Lessons from the Eurocrisis: If the fire marshal is saying that you shoulda had a fire detector, it might already be too late.

In the current battle against an all-out conflagration in Euroland, markets are twitchy about European (and other) banks in the event that the firefighters don’t get ahead of the blaze.  If markets lose confidence in those large banks exposed to the problems in Europe (or anywhere else, for that matter), the next chapter in the financial crisis will be a barnburner.  Indeed, the imposition of severe austerity measures is motivated in part to reassure markets that banks holding the debt of troubled countries are going to get paid.

At the same time that austerity measures are being announced in Italy, we are also being reassured about the stability of European banks.  The European Banking Authority now intends to conduct another bank “stress test”, intended to demonstrate the resilience of banks in a future crisis (“New Bank Stress Test announced for February”, today’s Wall street journal, ).

Ahem… a stress test was conducted last summer, but its credibility is suffering amidst fears that it “lacked rigor” (in the delicate wording of the WSJ).  Will this next stress test put our fears to rest?

I am not a great fan of these stress tests – unless we are just focusing on their public relations value.  Authorities simply cannot design a really demanding test.  If it is so rigorous that prominent financial institutions might fail, the stress test would provoke the financial crisis that authorities hope to diffuse.  So the creators of the test are inclined to make sure that all but the most pathological banks can pass it.  And once the methodology of the test is announced (and perhaps long before), banks will scramble to arrange their affairs in a manner that enables them to look good while the stress test is underway.

Even setting aside all of these problems, it is a notoriously difficult to design a stress test that anticipates the future.
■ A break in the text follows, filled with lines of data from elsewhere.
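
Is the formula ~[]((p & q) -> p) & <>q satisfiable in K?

No, unsatisfiable

1. ~[]((p & q) -> p) & <>q, w0
2. ~[]((p & q) -> p), w0
3. <>q, w0
4. ~((p & q) -> p), w1
5. p & q, w1
6. ~p, w1
7. p, w1
8. q, w1
Accessibility: w0Rw1
Branch closes: p and ~p both at w1.
(One branch shown.) All branches close.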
Depoliticized stress tests might do a reasonable job of seeing how today’s banks might have weathered the last financial crisis, but the next financial crisis will have its own unforeseen pressures.  The attributes that might enable banks to weather previous financial crises may not “work” so well in new circumstances.  For example, financial assets that once were viewed as unimpeachably liquid may not be so liquid in a future crisis, depending on the path the flames take.  The future is not always the recent past extrapolated.  

[Remember the cautionary tale of Citibank? Following the oil crisis of the early 1970s, the chair of CITI is reputed to have been comfortable with Citi’s  heavy concentration in  third world debt, since “countries never go bankrupt” (see Jeffrey Sachs, Developing Country Debt and the World Economy, Chicago: The University of Chicago Press, 1989).  Based on this wisdom, major US banks “debt pushed” to the third world, and by 1982 the exposure of the largest US banks to LDC debtors was 288% of capital (Sachs and Harry Huizinga, “U.S. Commercial Banks and the Developing-Country Debt Crisis.” Brookings Papers on Economic Activity, 1987.)  US banks were in a bad way once the third world debt crisis hit in full, and regulatory permissiveness played a key role in letting them limp through the 1980s (they were allowed to lend debtor countires money to pay their interest, and count this as current income). The banks survived, but the third world is still paying for the consequences.]


Bank stress tests – and other market calming measures- smell of what they are: an attempt to mollify markets lest panic makes a regional fire into a systemic inferno.    Sometimes these reassurances work. Sometimes they don’t. 

The key is really to have the regulatory safeguards in place long before the ne’er-do-wells start playing with matches.  Not that some perfect set of rules could anticipate all loopholes and prevent all future financial crisis.  But we could do better than we are doing.  It is shocking to me that – despite the severity of this ongoing financial crisis- so many lessons have not been learned (more on that in another post.)  Case in point: the inability of the G20 to make meaningful progress on the problem of “Systemically Important Financial Institutions” during their recent meetings in South Korea (maybe that will be another post too).

Given that the aftermath of bank problems seems to be fiscal austerity for those that did nothing to create the financial mess, stringent financial regulation is an important defense against downloading financial problems unto regular folks. This is not just Europe’s problem. Canada is especially lacking in regulatory introspection these days, given that our officials never tire of bragging about Canadian banks’ performance in 2008.   Sometimes the most vulnerable among us are those that think that “it” can never happen to them.